La lombalgie chronique est un symptôme fréquent qui peut affecter considérablement la qualité de vie. Sa prise en charge repose sur des traitements médicamenteux (antalgiques, anti-inflammatoires,…) ou non médicamenteux, incluant les manipulations ostéopathiques. L’efficacité de cette pratique reste cependant incertaine.

Un engouement français pour les « médecines » alternatives.

Dans le contexte de défiance actuelle vis-à-vis de la médecine, les patients se tournent volontiers vers des pratiques non conventionnelles fréquemment vantées sur des supports médiatiques non contrôlés.
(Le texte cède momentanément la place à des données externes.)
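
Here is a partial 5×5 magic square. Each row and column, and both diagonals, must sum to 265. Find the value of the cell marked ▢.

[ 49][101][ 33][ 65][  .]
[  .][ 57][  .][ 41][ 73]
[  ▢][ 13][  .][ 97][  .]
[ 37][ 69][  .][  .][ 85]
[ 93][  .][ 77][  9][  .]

Row 1 must total 265; the given cells sum to 248, so (1,5) = 17.
Column 2 needs 265; the known cells sum to 240, so (5,2) = 25.
Using column 4: 65 + 41 + 97 + 9 + ? → (4,4) = 265 − 212 = 53.
The remaining cell in anti-diagonal is (3,3) = 265 − 220 = 45.
Row 4: 37 + 69 + 53 + 85 + ? = 265, so (4,3) = 21.
Using row 5: 93 + 25 + 77 + 9 + ? → (5,5) = 265 − 204 = 61.
The remaining cell in column 3 is (2,3) = 265 − 176 = 89.
Using column 5: 17 + 73 + 85 + 61 + ? → (3,5) = 265 − 236 = 29.
From row 2, 265 − (57 + 89 + 41 + 73) gives (2,1) = 5.
Row 3 needs 265; the known cells sum to 184, so (3,1) = 81.

81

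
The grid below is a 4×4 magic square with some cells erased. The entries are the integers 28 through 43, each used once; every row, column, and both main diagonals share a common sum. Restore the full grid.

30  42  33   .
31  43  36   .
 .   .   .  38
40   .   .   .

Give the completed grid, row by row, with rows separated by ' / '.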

Ces pratiques sont aujourd’hui largement répandues avec près de deux tiers des français qui leur font appel (58% pour l’acupuncture et 50% pour l’ostéopathie, sondage Harris 2019) .

Ostéopathie et lombalgies : une pratique difficile à évaluer.

Souvent considérées comme le mal du siècle, les lombalgies recouvrent un ensemble hétérogène de syndromes douloureux traduisant des origines multiples et souvent complexes (traumatisme, arthrose,..) impliquant un diagnostic étiologique et une prise en charge souvent multidisciplinaire. La pauvreté des études scientifiques dans ce domaine tient en partie à la difficulté d’évaluer l’effet propre d’une intervention en tenant compte notamment de la composante psychologique associée à la prise en charge du patient.     

Un essai randomisé contre placebo.

Un essai randomisé, réalisé en France parmi le personnel de l’AP-HP et conduit par une équipe de l’Hôpital Cochin, a évalué l’utilité des manipulations ostéopathiques chez des patients souffrant de lombalgie commune subaiguë et chronique (douleurs de plus 6 semaines). Les résultats ont été publiés le 15 mars dans la revue JAMA Intern Med.

Environ 400 patients ont été attribués par tirage au sort à deux groupes de traitement : six séances de manipulations ostéopathiques réelles ou simulées (placebo), dispensées par des ostéopathes exclusifs, à raison d’une séance toutes les 2 semaines pendant 3 mois.

L’analyse principale montre que l’ostéopathie, comparée au placebo, induit une légère réduction du retentissement de la lombalgie sur les activités de la vie quotidienne à 3 mois (réduction moyenne de 3.4 points une échelle allant de 0 à 100, p=0.01). Ce résultat est confirmé à 12 mois. La différence n’est cependant pas jugé cliniquement pertinente (amélioration d’au moins 20 points). De plus, les analyses secondaires ne révèlent aucune différence significative sur la douleur, la qualité de vie, le nombre et la durée des arrêts de travail, le nombre d’épisodes de lombalgie et la consommation de médicaments.

Des données antérieures peu concluantes et des limitations.

Cet essai réalisé avec un nombre important de sujets et par comparaison avec « placebo ostéopathique », soulève à nouveau la question de l’utilité des manipulations ostéopathiques chez les personnes souffrant de lombalgie chronique. Les résultats sont cohérents avec les données antérieures souvent fragiles et ne montrant aucun bénéfice additionnel des manipulations dans le traitement des lombalgies mêmes aigues (Lire Méta-analyse). Restent dans l’essai français des limitations qui concernent notamment la comparabilité des groupes (pas de double aveugle possible, taux de perdus de vue voisin de 20% mais sans lien apparent avec les traitements) et la généralisation difficile aux différentes formes cliniques et prises en charge (essai monocentrique sur un seul protocole)

Pas de recommandations actuelles

Les données scientifiques actuelles ne permettent pas de recommander les manipulations dans la prise en charge des lombalgies (recommandations HAS 2019). Le recours à ces pratiques devrait résulter d’une décision basée sur un bénéfice attendu limité, des risques faibles mais potentiellement invalidants (aggravation,..) et un coût souvent élevé.